How Michele Foucault might approach History

One is tempted to speak of "History" as if it were a singular, inevitable unfolding, a vast chronicle awaiting discovery, or a testament to a grand, linear progression. But it is not a matter of uncovering some deep, hidden truth of the past; rather, we must interrogate the very conditions of possibility for what counts as "history" at all. How is it that certain events are selected, recorded, and elevated to significance, while others fall into oblivion?

This is not a neutral process. What we understand as "History" is a discursive formation, governed by rules of inclusion and exclusion, by specific regimes of truth that determine what can be said, by whom, and with what authority. Consider the apparatus of the archive, the discipline of the historian, the very institutions that confer legitimacy upon certain narratives. These are not merely passive receptacles of the past; they are active sites where knowledge is constituted, where power operates productively, shaping the very objects and subjects of historical inquiry.
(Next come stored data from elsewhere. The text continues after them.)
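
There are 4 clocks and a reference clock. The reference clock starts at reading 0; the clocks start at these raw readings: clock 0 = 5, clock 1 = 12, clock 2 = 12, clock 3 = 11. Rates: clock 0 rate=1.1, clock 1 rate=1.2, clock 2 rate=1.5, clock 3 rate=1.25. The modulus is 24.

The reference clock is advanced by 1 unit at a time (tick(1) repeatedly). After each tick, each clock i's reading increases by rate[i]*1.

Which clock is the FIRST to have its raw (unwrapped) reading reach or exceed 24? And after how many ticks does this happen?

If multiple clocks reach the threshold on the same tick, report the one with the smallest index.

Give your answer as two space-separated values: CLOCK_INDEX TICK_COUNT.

clock 0: start=5, rate=1.1, needs 24-5 = 19; ticks = ceil(19/1.1) = ceil(17.2727) = 18; reading at tick 18 = 5 + 1.1*18 = 24.8000
clock 1: start=12, rate=1.2, needs 24-12 = 12; ticks = ceil(12/1.2) = ceil(10.0000) = 10; reading at tick 10 = 12 + 1.2*10 = 24.0000
clock 2: start=12, rate=1.5, needs 24-12 = 12; ticks = ceil(12/1.5) = ceil(8.0000) = 8; reading at tick 8 = 12 + 1.5*8 = 24.0000
clock 3: start=11, rate=1.25, needs 24-11 = 13; ticks = ceil(13/1.25) = ceil(10.4000) = 11; reading at tick 11 = 11 + 1.25*11 = 24.7500
Minimum tick count = 8; winners = [2]; smallest index = 2

Answer: 2 8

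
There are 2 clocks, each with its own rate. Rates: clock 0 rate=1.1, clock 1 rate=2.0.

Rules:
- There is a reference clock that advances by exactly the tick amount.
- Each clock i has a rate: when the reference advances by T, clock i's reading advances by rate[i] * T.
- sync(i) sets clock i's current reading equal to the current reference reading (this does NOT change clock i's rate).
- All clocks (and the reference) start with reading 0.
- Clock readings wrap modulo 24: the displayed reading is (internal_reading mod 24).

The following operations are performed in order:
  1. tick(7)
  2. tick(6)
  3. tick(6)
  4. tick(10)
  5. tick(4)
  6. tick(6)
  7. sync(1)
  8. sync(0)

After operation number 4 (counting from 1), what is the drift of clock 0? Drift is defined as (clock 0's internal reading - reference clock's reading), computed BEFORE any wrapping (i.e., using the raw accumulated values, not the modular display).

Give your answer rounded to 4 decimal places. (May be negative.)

Answer: 2.9000

Derivation:
After op 1 tick(7): ref=7.0000 raw=[7.7000 14.0000]
After op 2 tick(6): ref=13.0000 raw=[14.3000 26.0000]
After op 3 tick(6): ref=19.0000 raw=[20.9000 38.0000]
After op 4 tick(10): ref=29.0000 raw=[31.9000 58.0000]
Drift of clock 0 after op 4: 31.9000 - 29.0000 = 2.9000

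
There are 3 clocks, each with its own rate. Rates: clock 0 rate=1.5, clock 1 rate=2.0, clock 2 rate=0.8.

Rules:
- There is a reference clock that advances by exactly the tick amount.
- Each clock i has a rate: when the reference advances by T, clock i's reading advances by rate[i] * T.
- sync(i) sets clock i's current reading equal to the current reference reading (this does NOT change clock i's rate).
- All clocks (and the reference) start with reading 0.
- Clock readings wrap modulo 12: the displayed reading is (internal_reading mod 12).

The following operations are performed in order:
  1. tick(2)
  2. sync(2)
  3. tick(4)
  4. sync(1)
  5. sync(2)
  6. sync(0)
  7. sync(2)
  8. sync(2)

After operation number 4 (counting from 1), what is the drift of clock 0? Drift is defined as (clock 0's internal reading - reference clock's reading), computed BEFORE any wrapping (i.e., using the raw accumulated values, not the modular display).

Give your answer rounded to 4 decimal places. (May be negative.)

After op 1 tick(2): ref=2.0000 raw=[3.0000 4.0000 1.6000]
After op 2 sync(2): ref=2.0000 raw=[3.0000 4.0000 2.0000]
After op 3 tick(4): ref=6.0000 raw=[9.0000 12.0000 5.2000]
After op 4 sync(1): ref=6.0000 raw=[9.0000 6.0000 5.2000]
Drift of clock 0 after op 4: 9.0000 - 6.0000 = 3.0000

Answer: 3.0000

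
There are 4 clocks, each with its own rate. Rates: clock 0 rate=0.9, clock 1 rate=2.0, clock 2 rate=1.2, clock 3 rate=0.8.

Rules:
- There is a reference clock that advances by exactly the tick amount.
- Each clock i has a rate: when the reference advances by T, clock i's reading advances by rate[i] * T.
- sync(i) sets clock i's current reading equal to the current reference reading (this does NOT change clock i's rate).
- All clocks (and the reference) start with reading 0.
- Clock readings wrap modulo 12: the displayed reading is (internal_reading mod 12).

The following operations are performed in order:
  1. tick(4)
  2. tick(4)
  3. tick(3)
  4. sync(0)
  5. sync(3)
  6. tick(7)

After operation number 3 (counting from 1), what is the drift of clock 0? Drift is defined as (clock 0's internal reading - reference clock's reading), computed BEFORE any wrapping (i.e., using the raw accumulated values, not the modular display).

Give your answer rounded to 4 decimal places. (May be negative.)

After op 1 tick(4): ref=4.0000 raw=[3.6000 8.0000 4.8000 3.2000]
After op 2 tick(4): ref=8.0000 raw=[7.2000 16.0000 9.6000 6.4000]
After op 3 tick(3): ref=11.0000 raw=[9.9000 22.0000 13.2000 8.8000]
Drift of clock 0 after op 3: 9.9000 - 11.0000 = -1.1000

Answer: -1.1000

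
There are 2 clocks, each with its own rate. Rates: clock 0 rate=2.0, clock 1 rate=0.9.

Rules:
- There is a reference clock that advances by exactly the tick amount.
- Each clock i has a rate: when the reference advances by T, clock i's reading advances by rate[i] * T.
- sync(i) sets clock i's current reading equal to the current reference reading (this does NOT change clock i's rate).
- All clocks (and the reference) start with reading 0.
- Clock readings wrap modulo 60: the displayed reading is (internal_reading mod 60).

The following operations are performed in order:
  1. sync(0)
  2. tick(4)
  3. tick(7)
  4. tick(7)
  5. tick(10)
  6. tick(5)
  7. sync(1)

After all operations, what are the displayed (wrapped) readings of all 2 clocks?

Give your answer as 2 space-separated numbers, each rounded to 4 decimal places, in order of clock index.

Answer: 6.0000 33.0000

Derivation:
After op 1 sync(0): ref=0.0000 raw=[0.0000 0.0000]
After op 2 tick(4): ref=4.0000 raw=[8.0000 3.6000]
After op 3 tick(7): ref=11.0000 raw=[22.0000 9.9000]
After op 4 tick(7): ref=18.0000 raw=[36.0000 16.2000]
After op 5 tick(10): ref=28.0000 raw=[56.0000 25.2000]
After op 6 tick(5): ref=33.0000 raw=[66.0000 29.7000]
After op 7 sync(1): ref=33.0000 raw=[66.0000 33.0000]
Wrap final raw readings (mod 60): 66.0000 mod 60 = 6.0000; 33.0000 mod 60 = 33.0000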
The aim, then, is not to write a better history, nor to reveal a more accurate origin, but to conduct a genealogy of historical practice itself. To trace the contingent, often violent, and always strategic processes by which "the past" became a knowable domain, by which certain forms of historical understanding became dominant, and by which subjects were constituted through these narratives. We must think the unthought of history: its complicity with power, its role in classifying, normalizing, and legitimizing the present. It is a history of the present that concerns us, demonstrating how our current arrangements are not natural or necessary, but the precarious outcome of specific historical struggles and discursive shifts.

Imagined perspective — an AI synthesis grounded in Michele Foucault’s recorded ideas and methods, not a quotation or a statement they actually made.